Он налил неполный бокал водки, добавил кубики льда, потом поставил бутылку на место, закрыл холодильник и снова сел, откинувшись в кресле. «Или, может, мне все-таки стоит пуститься в запой, — подумал он. — Наклюкаться. Ну нет. Быть не в состоянии связать пару фраз. Потерять способность соображать и только забыться пьяным сном, после которого раскалывается голова».
Он сделал большой глоток, а свободной рукой потянулся к телефону. Бывшая жена Сьюзен оставила ему сообщение с сожалениями по поводу того, что постановку сняли. Любая другая «бывшая» порадовалась бы в душе его провалу, подумал он, но Сью не хотела этого.
«Сью. Еще одна постоянная боль. И не думай звонить ей. Слишком тяжело».
Не успел он отвести руку от телефона, как раздался звонок. Когда высветился номер звонившего, у Питера возникло искушение не отвечать. Однако он понимал, что этим ничего не решишь, поэтому снял трубку и пробурчал приветствие.
— Я ждала, что ты свяжешься со мной, — послышался недовольный голос.
— Я собирался позвонить. Был страшно занят.
— Дело не в телефонном звонке. Я про твой долг. Задерживаешь.
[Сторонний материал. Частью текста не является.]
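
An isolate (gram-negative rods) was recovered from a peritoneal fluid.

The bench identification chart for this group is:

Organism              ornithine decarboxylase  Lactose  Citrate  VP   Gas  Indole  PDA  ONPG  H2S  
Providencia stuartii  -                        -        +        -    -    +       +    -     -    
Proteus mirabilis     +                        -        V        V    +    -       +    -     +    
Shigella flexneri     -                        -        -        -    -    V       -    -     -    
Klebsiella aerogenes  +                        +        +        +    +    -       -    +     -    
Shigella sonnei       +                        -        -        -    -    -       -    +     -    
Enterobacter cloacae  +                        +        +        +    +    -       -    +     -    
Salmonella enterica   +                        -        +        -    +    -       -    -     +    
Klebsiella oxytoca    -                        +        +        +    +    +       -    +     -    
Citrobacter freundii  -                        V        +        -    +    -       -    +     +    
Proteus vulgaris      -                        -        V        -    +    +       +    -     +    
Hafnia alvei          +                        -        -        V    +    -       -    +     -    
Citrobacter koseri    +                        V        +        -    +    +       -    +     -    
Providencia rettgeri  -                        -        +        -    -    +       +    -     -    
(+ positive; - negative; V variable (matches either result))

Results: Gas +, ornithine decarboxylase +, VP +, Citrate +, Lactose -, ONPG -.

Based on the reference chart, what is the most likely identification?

Proteus mirabilis

VP +: excludes 8 organisms — 5 left.
ONPG -: excludes Klebsiella aerogenes, Enterobacter cloacae, Klebsiella oxytoca, Hafnia alvei — 1 left.
Lactose -: the one remaining candidate is consistent.
Citrate +: the one remaining candidate is consistent.
Gas +: the one remaining candidate is consistent.
ornithine decarboxylase +: the one remaining candidate is consistent.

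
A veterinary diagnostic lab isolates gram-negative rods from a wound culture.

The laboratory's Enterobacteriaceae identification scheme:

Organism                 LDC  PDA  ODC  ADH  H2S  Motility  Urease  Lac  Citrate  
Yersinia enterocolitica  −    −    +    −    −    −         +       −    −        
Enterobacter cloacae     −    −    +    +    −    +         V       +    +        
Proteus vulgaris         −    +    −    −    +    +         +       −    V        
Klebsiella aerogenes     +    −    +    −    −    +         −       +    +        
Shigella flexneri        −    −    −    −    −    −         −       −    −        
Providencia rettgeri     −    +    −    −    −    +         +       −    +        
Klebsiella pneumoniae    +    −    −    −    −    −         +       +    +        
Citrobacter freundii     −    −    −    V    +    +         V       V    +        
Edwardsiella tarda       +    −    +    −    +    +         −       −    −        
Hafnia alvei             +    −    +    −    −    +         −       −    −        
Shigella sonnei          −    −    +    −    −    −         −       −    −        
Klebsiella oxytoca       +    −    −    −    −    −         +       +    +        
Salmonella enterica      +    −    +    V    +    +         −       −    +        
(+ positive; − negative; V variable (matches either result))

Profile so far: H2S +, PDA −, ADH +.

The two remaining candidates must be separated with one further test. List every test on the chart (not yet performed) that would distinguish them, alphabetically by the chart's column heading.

H2S +: excludes 9 organisms — 4 left.
PDA −: excludes Proteus vulgaris — 3 left.
ADH +: excludes Edwardsiella tarda — 2 left.
Two candidates remain: Citrobacter freundii and Salmonella enterica.
  LDC: Citrobacter freundii −, Salmonella enterica + — discriminates.
  ODC: Citrobacter freundii −, Salmonella enterica + — discriminates.
  Motility: + vs + — same for both, does not separate.
  Urease: V vs − — variable for at least one, does not separate.
  Lac: V vs − — variable for at least one, does not separate.
  Citrate: + vs + — same for both, does not separate.

LDC, ODC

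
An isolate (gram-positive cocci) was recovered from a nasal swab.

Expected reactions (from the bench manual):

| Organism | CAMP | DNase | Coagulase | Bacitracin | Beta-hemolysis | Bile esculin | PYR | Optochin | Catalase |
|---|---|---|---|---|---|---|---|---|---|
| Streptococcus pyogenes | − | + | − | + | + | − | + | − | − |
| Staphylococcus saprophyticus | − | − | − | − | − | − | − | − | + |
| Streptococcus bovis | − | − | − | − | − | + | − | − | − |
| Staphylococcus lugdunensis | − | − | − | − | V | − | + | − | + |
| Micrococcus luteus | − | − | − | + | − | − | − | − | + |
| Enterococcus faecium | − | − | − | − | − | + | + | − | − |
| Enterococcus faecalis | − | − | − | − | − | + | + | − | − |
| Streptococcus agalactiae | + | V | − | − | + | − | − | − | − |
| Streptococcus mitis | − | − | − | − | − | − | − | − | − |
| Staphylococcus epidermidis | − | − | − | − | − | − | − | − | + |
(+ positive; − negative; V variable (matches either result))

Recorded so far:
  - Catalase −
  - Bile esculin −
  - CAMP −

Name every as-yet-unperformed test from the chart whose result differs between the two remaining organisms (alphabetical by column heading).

Catalase −: excludes Staphylococcus saprophyticus, Staphylococcus lugdunensis, Micrococcus luteus, Staphylococcus epidermidis — 6 left.
Bile esculin −: excludes Streptococcus bovis, Enterococcus faecium, Enterococcus faecalis — 3 left.
CAMP −: excludes Streptococcus agalactiae — 2 left.
Two candidates remain: Streptococcus mitis and Streptococcus pyogenes.
  DNase: Streptococcus mitis −, Streptococcus pyogenes + — discriminates.
  Coagulase: − vs − — same for both, does not separate.
  Bacitracin: Streptococcus mitis −, Streptococcus pyogenes + — discriminates.
  Beta-hemolysis: Streptococcus mitis −, Streptococcus pyogenes + — discriminates.
  PYR: Streptococcus mitis −, Streptococcus pyogenes + — discriminates.
  Optochin: − vs − — same for both, does not separate.

Bacitracin, Beta-hemolysis, DNase, PYR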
— Я… у меня… сейчас… нет столько, — прошептал Питер сдавленным голосом.
— Так достань… или…
На том конце бросили трубку.
Проснувшись во вторник утром, Оливия Морроу почувствовала себя так, словно во время сна небольшой запас остающейся у нее энергии сошел на нет. По какой-то необъяснимой причине в памяти у нее возникла сцена из «Маленьких женщин»,[4] любимой книги ее отрочества. Девятнадцатилетняя Бет, умирающая от туберкулеза, говорит старшей сестре, что знает — она не поправится, время ее вышло.
«Мое время тоже вышло, — подумала Оливия. — Если Клей прав — а мое тело подсказывает мне, что он прав, — мне остается меньше недели. Что мне теперь нужно сделать?»
Собрав оставшиеся силы, она медленно встала, надела халат и пошла в кухню. Пройдя совсем немного, она так сильно устала, что не смогла дотянуться до чайника, поэтому присела на стул, чтобы отдышаться. «Кэтрин, — молила она, — направь меня. Дай мне знать, как поступить».